The commission also voted to affirm a determination made by Alcohol Beverage Control staff in February that the sixth-highest scoring applicant among the cultivation hopefuls should be disqualified. (ABC serves as staff for the commission.) The ABC’s disqualification occurred around the same time the commissioners were finishing scoring the applications. The applicant, Carpenter Farms Medical Group, would have fallen just short of winning a license based on the commissioners’ cumulative scores — a coveted position, since it would then become eligible for a license in the event one of the top five winners were to lose their license.

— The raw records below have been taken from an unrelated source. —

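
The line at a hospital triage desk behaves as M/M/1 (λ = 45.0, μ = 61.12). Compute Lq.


ρ = 45.0/61.12 = 0.7363
Lq = ρ²/(1−ρ) = 0.5421/0.2637 = 2.0553

Final: 2.0553


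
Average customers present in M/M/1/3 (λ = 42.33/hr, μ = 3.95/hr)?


ρ = 42.33/3.95 = 10.7165
L = ρ[1 − (K+1)ρ^K + Kρ^(K+1)] / [(1−ρ)(1−ρ^(K+1))]
Numerator: 10.7165·(1 − 4·1230.703735 + 3·13188.782049) = 371266.583805
Denominator: (-9.7165)·(-13187.782049) = 128138.500010
L = 371266.583805/128138.500010 = 2.8974

Final: 2.8974


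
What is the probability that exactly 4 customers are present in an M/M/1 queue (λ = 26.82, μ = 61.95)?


ρ = 26.82/61.95 = 0.4329
P_n = (1−ρ)·ρ^n = (1 − 0.4329)·0.4329^4 = 0.5671·0.035129 = 0.019921

Final: 0.019921


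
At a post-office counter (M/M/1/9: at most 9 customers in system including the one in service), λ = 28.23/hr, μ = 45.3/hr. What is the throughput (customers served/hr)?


ρ = 0.6232; P_K = (1−ρ)ρ^9/(1−ρ^10) = 0.005389
λ_eff = λ(1 − P_K) = 28.23·(1 − 0.005389) = 28.23·0.994611 = 28.0779 /hr

Final: 28.0779 /hr


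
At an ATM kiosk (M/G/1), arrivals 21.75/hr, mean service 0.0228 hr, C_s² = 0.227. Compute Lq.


ρ = λ·E[S] = 21.75·0.0228 = 0.4959
Lq = ρ²(1+C_s²)/(2(1−ρ)) = 0.2459·(1+0.227)/(2·0.5041)
= 0.2459·1.2270/1.0082 = 0.29929

Final: 0.29929


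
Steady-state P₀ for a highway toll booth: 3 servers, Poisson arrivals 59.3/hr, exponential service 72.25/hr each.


a = λ/μ = 59.3/72.25 = 0.8208; ρ = a/c = 0.2736
Σ_{k=0}^{2} a^k/k! (terms k=0..2) = 1.00000 + 0.82076 + 0.33682 = 2.15759
Tail: a^3/(3!(1−ρ)) = 0.55291/(6·0.7264) = 0.12686
P₀ = 1/(2.15759 + 0.12686) = 1/2.28444 = 0.437743

Final: 0.437743


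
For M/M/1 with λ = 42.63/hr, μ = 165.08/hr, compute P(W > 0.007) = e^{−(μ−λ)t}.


W ~ Exponential(μ−λ) for M/M/1.
μ − λ = 165.08 − 42.63 = 122.4500
P(W > t) = e^{−(μ−λ)t} = e^{−0.8572} = 0.424370

Final: 0.424370


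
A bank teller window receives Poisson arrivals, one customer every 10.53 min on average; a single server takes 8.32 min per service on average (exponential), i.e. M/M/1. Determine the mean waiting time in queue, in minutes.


λ = 60/10.53 = 5.6980 /hr
μ = 60/8.32 = 7.2115 /hr
ρ = λ/μ = 5.6980/7.2115 = 0.7901
Wq = ρ/(μ−λ) = 0.7901/(7.2115−5.6980) = 0.52204 hr
In minutes: 0.52204·60 = 31.322 min

Final: 31.322 min


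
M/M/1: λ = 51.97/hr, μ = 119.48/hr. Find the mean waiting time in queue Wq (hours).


ρ = 51.97/119.48 = 0.4350
Wq = ρ/(μ−λ) = 0.4350/(119.48 − 51.97) = 0.4350/67.51 = 0.006443 hr

Final: 0.006443 hr


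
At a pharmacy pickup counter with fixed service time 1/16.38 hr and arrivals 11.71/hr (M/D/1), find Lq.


ρ = 11.71/16.38 = 0.7149
M/D/1: Lq = ρ²/(2(1−ρ)) = 0.5111/(2·0.2851) = 0.89630

Final: 0.89630


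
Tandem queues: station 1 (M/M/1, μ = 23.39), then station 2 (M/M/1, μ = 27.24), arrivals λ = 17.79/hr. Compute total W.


Each node sees arrival rate λ = 17.79/hr (tandem ⇒ throughput preserved).
W₁ = 1/(μ₁−λ) = 1/(23.39−17.79) = 0.17857 hr
W₂ = 1/(μ₂−λ) = 1/(27.24−17.79) = 0.10582 hr
W_total = W₁ + W₂ = 0.17857 + 0.10582 = 0.28439 hr

Final: 0.28439 hr


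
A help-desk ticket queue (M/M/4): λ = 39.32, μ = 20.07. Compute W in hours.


a = 1.9591; ρ = 0.4898; P₀ = 0.136339
Lq = P₀·a^c·ρ/(c!(1−ρ)²) = 0.15746
Wq = Lq/λ = 0.15746/39.32 = 0.004005 hr
W = Wq + 1/μ = 0.004005 + 0.04983 = 0.05383 hr

Final: 0.05383 hr


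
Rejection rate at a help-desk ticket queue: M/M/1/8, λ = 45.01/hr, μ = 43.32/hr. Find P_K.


ρ = λ/μ = 45.01/43.32 = 1.0390
P_K = (1−ρ)ρ^K/(1−ρ^(K+1)) = (-0.03901·1.358202)/(1 − 1.411189)
= -0.052986/-0.411189 = 0.128861

Final: 0.128861


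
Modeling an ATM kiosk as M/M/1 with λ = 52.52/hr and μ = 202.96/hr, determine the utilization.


ρ = λ/μ = 52.52/202.96 = 0.2588

Final: 0.2588


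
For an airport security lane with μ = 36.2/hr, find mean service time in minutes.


Mean service time = 1/μ = 1/36.2 hour = 0.02762 hour
In minutes: 0.02762 × 60 = 1.6575 min

Final: 1.6575 min


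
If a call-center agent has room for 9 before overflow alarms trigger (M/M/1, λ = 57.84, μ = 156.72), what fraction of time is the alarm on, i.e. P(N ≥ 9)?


ρ = 57.84/156.72 = 0.3691
P(N ≥ n) = ρ^n = 0.3691^9 = 0.0001270

Final: 0.0001270


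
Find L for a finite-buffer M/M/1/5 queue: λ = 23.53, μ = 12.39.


ρ = 23.53/12.39 = 1.8991
L = ρ[1 − (K+1)ρ^K + Kρ^(K+1)] / [(1−ρ)(1−ρ^(K+1))]
Numerator: 1.8991·(1 − 6·24.703194 + 5·46.914136) = 165.890334
Denominator: (-0.8991)·(-45.914136) = 41.281959
L = 165.890334/41.281959 = 4.0185

Final: 4.0185


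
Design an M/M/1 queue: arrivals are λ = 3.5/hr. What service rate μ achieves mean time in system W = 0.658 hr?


W = 1/(μ−λ) ⇒ μ − λ = 1/W = 1/0.658 = 1.5198
μ = λ + 1/W = 3.5 + 1.5198 = 5.0198 per hr

Final: 5.0198 /hr


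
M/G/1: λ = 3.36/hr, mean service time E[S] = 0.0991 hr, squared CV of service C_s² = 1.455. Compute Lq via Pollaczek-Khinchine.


ρ = λ·E[S] = 3.36·0.0991 = 0.3330
Lq = ρ²(1+C_s²)/(2(1−ρ)) = 0.1109·(1+1.455)/(2·0.6670)
= 0.1109·2.4550/1.3340 = 0.20404

Final: 0.20404


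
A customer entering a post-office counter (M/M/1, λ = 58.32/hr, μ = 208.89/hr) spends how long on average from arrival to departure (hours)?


W = 1/(μ−λ) = 1/(208.89 − 58.32) = 1/150.57 = 0.006641 hr

Final: 0.006641 hr


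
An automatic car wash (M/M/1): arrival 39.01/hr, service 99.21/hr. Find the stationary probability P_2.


ρ = 39.01/99.21 = 0.3932
P_n = (1−ρ)·ρ^n = (1 − 0.3932)·0.3932^2 = 0.6068·0.154611 = 0.093817

Final: 0.093817


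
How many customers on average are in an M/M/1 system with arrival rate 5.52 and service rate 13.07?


ρ = λ/μ = 5.52/13.07 = 0.4223
L = ρ/(1−ρ) = 0.4223/(1 − 0.4223) = 0.4223/0.5777 = 0.7311

Final: 0.7311


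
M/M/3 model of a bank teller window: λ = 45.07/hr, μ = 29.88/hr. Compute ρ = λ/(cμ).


ρ = λ/(cμ) = 45.07/(3·29.88) = 45.07/89.64 = 0.5028

Final: 0.5028


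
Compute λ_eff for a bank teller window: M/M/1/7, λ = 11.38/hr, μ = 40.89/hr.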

Apparently, ABC staff discovered the Carpenter Farms application contained a discrepancy in the ownership interest stated for the venture. In a memo distributed today, ABC explained:

The ABC review revealed discrepancies in the disclosure of the ownership interest in the application, the memo states. In one section, the application lists ownership interest as being divided among several individuals; in others, it says those individuals have equity in Carpenter Farms through LLCs.

The commission’s rules, and the medical marijuana amendment itself, require disclosure of ownership interest and contain certain requirements about in-state ownership. However, the ABC memo did not say that Carpenter Farms actually ran afoul of the ownership rules. It simply said there was a discrepancy in the application that made the submission fail to meet the minimum requirements. Although the error was not discovered by the agency until February, an ABC attorney told the commission Wednesday that it would not have been “curable” even if it had been discovered immediately after the application was submitted, on September 15.

“While Carpenter Farms Medical Group is in the unique position of being the only applicant scored and later disqualified, none of the disqualified applicants have been permitted to submit subsequent information or explanations beyond the September 18, 2017 deadline,” the memo said.

An ABC attorney told the commission Wednesday it had no power to waive the rules for minimum qualification, which would seem to mean the body had little choice but to accept the disqualification. However, Commissioner Henry-Tillman said she felt it was unfair to disqualify the application after it had already been scored and made a motion to reject the recommendation of ABC staff. Roman joined her, but the other three voted no and the motion failed.